I am moving across the US and my new home will not accept pets. I have two gorgeous female girls who now need a home unfortunately.

They are both well behaved and even potty trained. I have a martin r-695 (I believe - the big one) that you can buy off me for $50. If I find someone who I feel will be awesome for them then I'll just give you the cage as a gift.

I don't know what to do here - I hope somebody here has a need for my rats Artemis and Athena. They are very special to me. 

Here is a video of the cage and the rats.
http://www.youtube.com/watch?v=urxePGN8bSY

Thanks =[

Brad

ps. The rats were bred by a breeder by the way. They do not play well with others I have found out - they are used to each other and any time I have introduced a new rat it was attacked. To be honest though - I didn't really put a lot of effort into getting the rats to play together. I was a little scared that they might hurt each other.


----------



## riotfox (Apr 16, 2010)

aw im so sorry that you have to find them a new home . im in australia so i cant really help. may i ask what happened to the other rats you tried to introduce though...? as in what did you do with them once they didnt get along?


----------



## rattiesalem24 (Feb 21, 2010)

Aww, they are adorable! Hopefully they find a home soon!


----------



## Jaguar (Nov 15, 2009)

if they were from a reputable breeder, that is probably where you should return them to, so they can be placed in new homes by the breeder themself.


----------



## bradacus (Dec 27, 2010)

riotfox said:


> aw im so sorry that you have to find them a new home . im in australia so i cant really help. may i ask what happened to the other rats you tried to introduce though...? as in what did you do with them once they didnt get along?
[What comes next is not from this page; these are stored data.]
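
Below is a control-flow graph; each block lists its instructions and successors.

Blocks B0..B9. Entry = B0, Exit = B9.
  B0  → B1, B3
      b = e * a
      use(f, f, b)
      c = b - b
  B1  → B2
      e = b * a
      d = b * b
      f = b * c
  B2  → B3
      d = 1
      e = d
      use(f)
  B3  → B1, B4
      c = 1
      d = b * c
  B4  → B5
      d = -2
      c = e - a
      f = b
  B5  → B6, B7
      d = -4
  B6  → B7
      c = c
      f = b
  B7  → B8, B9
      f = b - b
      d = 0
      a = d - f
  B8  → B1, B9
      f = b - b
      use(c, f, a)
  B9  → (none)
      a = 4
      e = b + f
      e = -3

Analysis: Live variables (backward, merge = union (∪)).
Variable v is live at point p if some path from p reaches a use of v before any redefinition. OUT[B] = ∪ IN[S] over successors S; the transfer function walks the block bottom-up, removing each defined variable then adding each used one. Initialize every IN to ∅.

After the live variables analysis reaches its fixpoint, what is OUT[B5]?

Converged values:
  B0: | IN={a, e, f} | OUT={a, b, c, e}
  B1: | IN={a, b, c} | OUT={a, b, f}
  B2: | IN={a, b, f} | OUT={a, b, e}
  B3: | IN={a, b, e} | OUT={a, b, c, e}
  B4: | IN={a, b, e} | OUT={b, c}
  B5: | IN={b, c} | OUT={b, c}
  B6: | IN={b, c} | OUT={b, c}
  B7: | IN={b, c} | OUT={a, b, c, f}
  B8: | IN={a, b, c} | OUT={a, b, c, f}
  B9: | IN={b, f} | OUT={}

Merge at B5: OUT[B5] = IN[B6] ⊔ IN[B7] = {b, c}

Answer: {b, c}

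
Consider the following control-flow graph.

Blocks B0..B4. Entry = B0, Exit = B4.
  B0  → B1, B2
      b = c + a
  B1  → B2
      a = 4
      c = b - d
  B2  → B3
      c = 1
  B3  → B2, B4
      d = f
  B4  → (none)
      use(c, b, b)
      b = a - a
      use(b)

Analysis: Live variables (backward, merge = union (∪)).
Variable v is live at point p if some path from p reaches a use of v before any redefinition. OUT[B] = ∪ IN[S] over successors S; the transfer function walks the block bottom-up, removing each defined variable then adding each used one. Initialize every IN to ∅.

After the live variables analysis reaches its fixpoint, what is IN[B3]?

Answer: {a, b, c, f}

Working:
Converged values:
  B0:  IN={a, c, d, f}  OUT={a, b, d, f}
  B1:  IN={b, d, f}  OUT={a, b, f}
  B2:  IN={a, b, f}  OUT={a, b, c, f}
  B3:  IN={a, b, c, f}  OUT={a, b, c, f}
  B4:  IN={a, b, c}  OUT={}

Merge at B3: OUT[B3] = IN[B2] ⊔ IN[B4] = {a, b, c, f}
Applying B3's transfer function to that OUT value gives IN[B3] (row B3 above).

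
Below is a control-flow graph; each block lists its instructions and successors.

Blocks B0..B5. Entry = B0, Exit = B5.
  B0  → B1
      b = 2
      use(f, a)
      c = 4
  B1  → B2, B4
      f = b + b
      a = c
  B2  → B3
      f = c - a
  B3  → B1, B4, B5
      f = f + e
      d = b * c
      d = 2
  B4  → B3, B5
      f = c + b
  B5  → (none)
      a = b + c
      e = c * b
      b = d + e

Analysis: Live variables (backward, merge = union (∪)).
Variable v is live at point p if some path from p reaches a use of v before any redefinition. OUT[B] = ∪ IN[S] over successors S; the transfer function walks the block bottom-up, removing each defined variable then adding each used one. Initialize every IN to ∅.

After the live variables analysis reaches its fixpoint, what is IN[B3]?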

Well I had my girlfriend bring her rats over and they didn't get along. She just took them back and put them into their own cage when we were done trying.


----------



## bradacus (Dec 27, 2010)

Jaguar said:


> if they were from a reputable breeder, that is probably where you should return them to, so they can be placed in new homes by the breeder themself.


Thanks I'll try this.


----------